Zac: I've been condemned to live.

  • Driven to Suicide: Subverted after Zac's rampage, when he attempts to eat his shotgun but doesn't go through with it, and instead manages to pull himself together.
    • Played straight later in the film, when we learn that the only reason Zac is still alive is because he never expected to wake up in that hotel.
    • Played straight again by Zac's attempt at a Heroic Sacrifice in the ending. But he fails, and is left alone. Again.

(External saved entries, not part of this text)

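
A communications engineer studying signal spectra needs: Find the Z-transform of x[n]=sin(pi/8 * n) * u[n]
Z{sin(w0 * n) * u[n]}=z * sin(w0)/(z^2-2z * cos(w0)+1)
With w0=pi/8: X(z)=z * sin(pi/8)/(z^2-2z * cos(pi/8)+1)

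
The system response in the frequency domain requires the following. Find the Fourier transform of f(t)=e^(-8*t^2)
The Fourier transform of a Gaussian e^(-a * t^2) is sqrt(pi/a) * e^(-omega^2/(4a)).
With a=8: F(omega)=sqrt(pi/8) * e^(-omega^2/32)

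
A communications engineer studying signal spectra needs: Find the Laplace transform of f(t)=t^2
L{t^n} = n!/s^(n + 1)
L{t^2} = 2!/s^3 = 2/s^3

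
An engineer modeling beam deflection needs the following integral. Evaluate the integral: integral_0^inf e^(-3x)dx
integral_0^inf e^(-3x) dx=[-1/3 * e^(-3x)]_0^inf
=0 - (-1/3)=1/3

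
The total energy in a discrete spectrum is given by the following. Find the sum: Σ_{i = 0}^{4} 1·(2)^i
Geometric series: S = a(1 - r^n)/(1 - r)
a = 1, r = 2, n = 5
S = 1(1 - 32)/-1 = 31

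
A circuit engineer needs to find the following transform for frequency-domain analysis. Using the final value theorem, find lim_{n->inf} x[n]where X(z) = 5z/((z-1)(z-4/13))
Final value theorem: lim x[n]=lim_{z->1} (z-1) * X(z)
(z-1) * X(z)=5z/(z-4/13)
As z->1: 5/(1 - 4/13)=5/(9/13)=65/9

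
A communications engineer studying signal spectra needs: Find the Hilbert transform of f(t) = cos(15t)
The Hilbert transform shifts each frequency component by -pi/2.
H{cos(wt)}=sin(wt)
With w=15: H{cos(15t)}=sin(15t)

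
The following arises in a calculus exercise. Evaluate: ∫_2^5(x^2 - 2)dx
Step 1: Find antiderivative F(x) = (1/3)x^3-2x
Step 2: F(5) - F(2) = 95/3 - (-4/3) = 33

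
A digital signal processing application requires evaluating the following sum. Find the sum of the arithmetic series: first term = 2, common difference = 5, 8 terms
Last term: a_n = 2 + (8 - 1)·5 = 37
Sum = n(a_1 + a_n)/2 = 8(2 + 37)/2 = 156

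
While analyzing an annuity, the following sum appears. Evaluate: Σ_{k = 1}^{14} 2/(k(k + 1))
Partial fractions: 2/(k(k+1))=2/k - 2/(k+1)
Telescoping sum: 2(1-1/15)=2·14/15

Answer: 28/15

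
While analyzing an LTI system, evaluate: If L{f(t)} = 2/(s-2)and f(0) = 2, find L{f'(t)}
L{f'(t)}=s·F(s) - f(0)=2s/(s-2)-2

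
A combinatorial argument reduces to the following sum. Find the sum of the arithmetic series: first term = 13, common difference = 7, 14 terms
Last term: a_n = 13 + (14 - 1)·7 = 104
Sum = n(a_1 + a_n)/2 = 14(13 + 104)/2 = 819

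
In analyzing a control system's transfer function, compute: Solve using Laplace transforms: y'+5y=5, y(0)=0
Take L of both sides: sY(s)-0+5Y(s)=5/s
Y(s)(s+5)=5/s+0
Y(s)=5/(s(s+5))+0/(s+5)
Partial fractions: 5/(s(s+5))=1/s - 1/(s+5)
So Y(s)=1/s - 1/(s+5)
Inverse transform (L^(-1){1/s}=1, L^(-1){1/(s+5)}=e^(-5t)):

Answer: y(t)=1 - e^(-5t)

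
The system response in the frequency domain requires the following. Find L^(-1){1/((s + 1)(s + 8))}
Partial fractions: 1/((s+1)(s+8)) = A/(s+1)+B/(s+8)
Cover-up: A = 1/(s+8)|_{s = -1} = 1/7; B = 1/(s+1)|_{s = -8} = -1/7
L^(-1) = (1/7)e^(-t) - (1/7)e^(-8t)

Answer: (1/7)(e^(-t) - e^(-8t))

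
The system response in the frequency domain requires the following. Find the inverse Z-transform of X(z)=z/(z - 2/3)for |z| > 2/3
Standard pair: z/(z-a) <-> a^n * u[n] for causal signals
With a=2/3: x[n]=(2/3)^n * u[n]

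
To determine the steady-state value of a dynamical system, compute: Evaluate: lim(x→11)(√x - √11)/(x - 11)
Multiply by conjugate (√x + √11)/(√x + √11):
= (x - 11)/((x - 11)(√x + √11)) = 1/(√x + √11)
As x → 11: 1/(2√11)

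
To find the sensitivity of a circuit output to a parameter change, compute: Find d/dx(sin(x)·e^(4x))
Product rule: (fg)'=f'g + fg'
f=sin(x), f'=cos(x)
g=e^(4x), g'=4·e^(4x)

Answer: cos(x)·e^(4x) + 4·sin(x)·e^(4x)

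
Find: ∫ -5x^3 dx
Using power rule: ∫ -5x^3 dx = -5/4 x^4 + C = (-5/4)x^4 + C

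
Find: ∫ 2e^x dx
Since d/dx[e^x] = + e^x, we get 2e^x + C

Answer: 2e^x + C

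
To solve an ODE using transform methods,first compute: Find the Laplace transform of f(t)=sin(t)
L{sin(wt)} = w/(s² + w²)
L{sin(t)} = 1/(s² + 1)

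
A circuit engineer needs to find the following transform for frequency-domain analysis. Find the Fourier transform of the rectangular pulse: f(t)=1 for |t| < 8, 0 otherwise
F(omega) = integral from -8 to 8 of e^(-j * omega * t) dt
= 2 * sin(8 * omega)/omega = 16 * sinc(8 * omega/pi)

Answer: 2 * sin(8 * omega)/omega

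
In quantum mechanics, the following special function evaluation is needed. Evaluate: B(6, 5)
B(x,y) = Γ(x)Γ(y)/Γ(x + y) = (x-1)!(y-1)!/(x + y-1)!
B(6,5) = 5!·4!/10! = 1/1260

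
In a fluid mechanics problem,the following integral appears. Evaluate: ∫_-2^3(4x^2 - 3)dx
Step 1: Find antiderivative F(x)=(4/3)x^3-3x
Step 2: F(3) - F(-2)=27 - (-14/3)=95/3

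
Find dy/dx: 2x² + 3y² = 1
Differentiate: 4x + 6y·(dy/dx) = 0
dy/dx = -4x/(6y) = -(2/3)·(x/y)

Answer: dy/dx = -(2/3)·(x/y)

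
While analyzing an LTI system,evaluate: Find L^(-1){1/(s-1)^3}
L^(-1){1/(s-a)^n} = t^(n-1)·e^(at)/(n-1)!
Here a = 1, n = 3: t^2·e^(t)/2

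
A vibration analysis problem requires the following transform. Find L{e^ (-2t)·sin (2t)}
First shifting: L{e^(at)f(t)}=F(s-a)
L{sin(2t)}=2/(s²+4)
Shift: 2/((s+2)²+4)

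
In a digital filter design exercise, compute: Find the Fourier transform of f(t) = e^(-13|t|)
Using the standard pair: F{e^(-a|t|)} = 2a/(a^2+omega^2)
With a = 13: F(omega) = 26/(169+omega^2)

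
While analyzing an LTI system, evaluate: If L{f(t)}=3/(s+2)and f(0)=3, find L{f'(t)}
L{f'(t)}=s·F(s) - f(0)=3s/(s+2)-3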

  • Go Mad From the Isolation: Zac
  • Good Times Montage: Zac gets one early on, as he enjoys all of the pleasures that the empty world has to offer, including playing with both train sets and real trains and driving a new car through a shopping mall, and decorating a mansion with as many pieces of fine and expensive art that he can find. It gets worse, though, as the emptiness of it all and his own guilt over causing it starts getting to him.
  • Insane Equals Violent: Zac's rampage once he snaps involves him threatening a life-sized crucifix with a shotgun as he rails at God, then destroying buildings with construction vehicles.
  • The Last Man Heard a Knock
  • My Greatest Failure: Zac feels responsible for the results of Project Flashlight, because he didn't challenge data that he felt was incomplete and chose to try to kill himself instead. It's unclear whether or not he could have made a difference if he had spoken up. Still, he spends much of the second half of the film trying to track the effect and find a way to prevent a second one.
  • Naked Apron: When Joanne serves Zac in the hotel.
  • New Era Speech: A passionate and teary example is made by Zac Hobson - resplendent in his chemise - from the balcony of his new mansion to an audience of cardboard cutouts and a combined background music/applause track.
  • No Name Given: Only Zac Hobson is given a surname. There are a handful of other named characters (Joanne and Api, as well as a corpse named Perrin that Zac holds a brief, one-sided conversation with) whose last names are never given in the film.
  • Playing Against Type: Bruno Lawrence was known for playing working-class roughs; he does a good job as a quiet, introverted, tormented scientist, but it isn't a role he would've been expected to play.
  • Rage Against the Heavens: Zac bursts into a church screaming, "If you don't come out, I'll shoot the kid!" The kid being a life-sized crucifix.
    • And he does shoot the kid, and after destroying a malfunctioning organ that keeps playing notes as he stands there, he declares that he has killed God and taken his place.
  • Sanity Slippage: The first third of the film shows Zac's slow descent into madness.
  • Scenery Porn: The countryside is almost a character in itself.
    • Scenery Gorn: There are quite a few scenes of the destruction that would be caused by the disappearance of mankind as well, including an airplane crash.
  • Survivor Guilt: Zac gets this in spades. Api and Joanne as well, although not nearly as much.
  • Token Minority: Considering the film's premise, Api may well be the only Maori left in the world.